Data is larger than programs; programs have dependencies (software/plarform). To what extent is it of interest to have sandboxes where data lives, so code can be run on data without worrying about download/storage? Does this topic/issue overlap with the discussion of containers?


#2

Hi Ramy–

Would you mind being a little more specific about what you are imagining when you describe sandboxes? Like virtual machines?


#3

I am imagining somewhere to upload code (e.g. a Python script) to a file system that is local to the data, and that (ideally) has or (less ideally) will let me install the appropriate interpreter/dependencies, and run that code there on the data, collect the output, and then be wiped clean when I am done/make room for someone else.


#4

Is the motivation for this that the data is sufficiently large or sensitive that it cannot be moved? Are there throughput concerns?
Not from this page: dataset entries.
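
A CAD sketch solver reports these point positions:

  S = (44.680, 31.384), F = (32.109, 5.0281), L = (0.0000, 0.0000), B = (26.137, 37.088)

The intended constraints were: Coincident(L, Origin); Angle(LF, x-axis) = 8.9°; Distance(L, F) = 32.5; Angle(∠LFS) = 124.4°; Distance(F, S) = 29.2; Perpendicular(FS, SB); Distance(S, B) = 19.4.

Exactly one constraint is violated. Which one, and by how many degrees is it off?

Perpendicular(FS, SB) — off by 8.40°.

L = (0.00, 0.00) ✓; LF at 8.900° ✓; |LF| = 32.50 ✓; ∠LFS = 124.4° ✓; |FS| = 29.20 ✓; ∠(FS, SB) = 98.40° ✗; |SB| = 19.40 ✓.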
There are several very good execution engines out there today. Is there an underlying domain functionality needed that they do not meet or is this something you feel should be part of the scientific process for anyone doing collaborative work in the field, ala continuous integration?


#5

The motivation is size, download times, and local storage space. Can you provide a reference/pointer for “execution engines”?


#6

Here are representative, popular projects which will all accomplish what you want within the context of very different use cases

  • Agave: PaaS, hybrid, and self-hosted Science-as-a-Service solution supporting interactive, batch, and event driven tasks on hpc, htc, cloud, and container systems.
  • Taverna: SaaS and self-hosted managed workflow execution
  • Mesos: SaaS and self-hosted distributed data center orchestration natively supporting most forms of invoking tasks.
  • Jupyter: Web application with distributed remote code execution support in several languages.
  • Ansible: Python-based automation framework with remote task execution baked in
  • Spring Batch: Batch execution framework with native support for distributed task execution and orchestration built in.
  • Jenkins: SaaS or self-hosted automation server with plugins to perform remote task execution, reporting, and orchestrated tasks.